Captain Beefheart was Don Van Vliet recast as a shamanic figure conjuring Howlin’ Wolf and Albert Ayler, a Gnostic sage wandering in a wilderness of his own creation, misunderstood by other men but conversant with nature at large (“I’m going up on the mountain,” he once sang, “find me a cave and talk to bears”). In bygone eras he likely would have been either canonized or burnt at the stake, but in our own uniquely misguided times, he was rarely depicted outside of a relationship with certain preconceived types: the oddball 60s relic, the desert recluse, the man who threw it all away. Ascribing this reductionism to humanity’s tendency towards not appreciating its assets until they cease to be is an easy conclusion to draw, and not entirely incorrect.

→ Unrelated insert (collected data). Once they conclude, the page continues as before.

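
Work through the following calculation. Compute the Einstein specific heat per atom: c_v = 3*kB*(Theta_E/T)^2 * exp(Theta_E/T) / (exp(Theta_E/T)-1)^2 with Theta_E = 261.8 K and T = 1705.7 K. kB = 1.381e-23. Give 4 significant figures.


Step 1: x = Theta_E/T = 261.8/1705.7 = 0.1535
Step 2: x^2 = 0.02356
Step 3: exp(x) = 1.166
Step 4: c_v = 3*1.381e-23*0.02356*1.166/(1.166-1)^2 = 4.135e-23

4.135e-23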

But such figures warrant more than retrospective moralizing. As Beefheart himself sang in one of his most often-quoted songs, “the dust blows forward and the dust blows back,” and while it can be difficult to ascribe literal interpretation to his lyrics, there is a simple and essential truth to that line: whether his existence and creative output were understood or appreciated in his time is immaterial. His art and his life act together as an unbroken continuum, inexorably binding past and future into a whole that is as imperfectly formed as any religion or philosophy mankind has devised.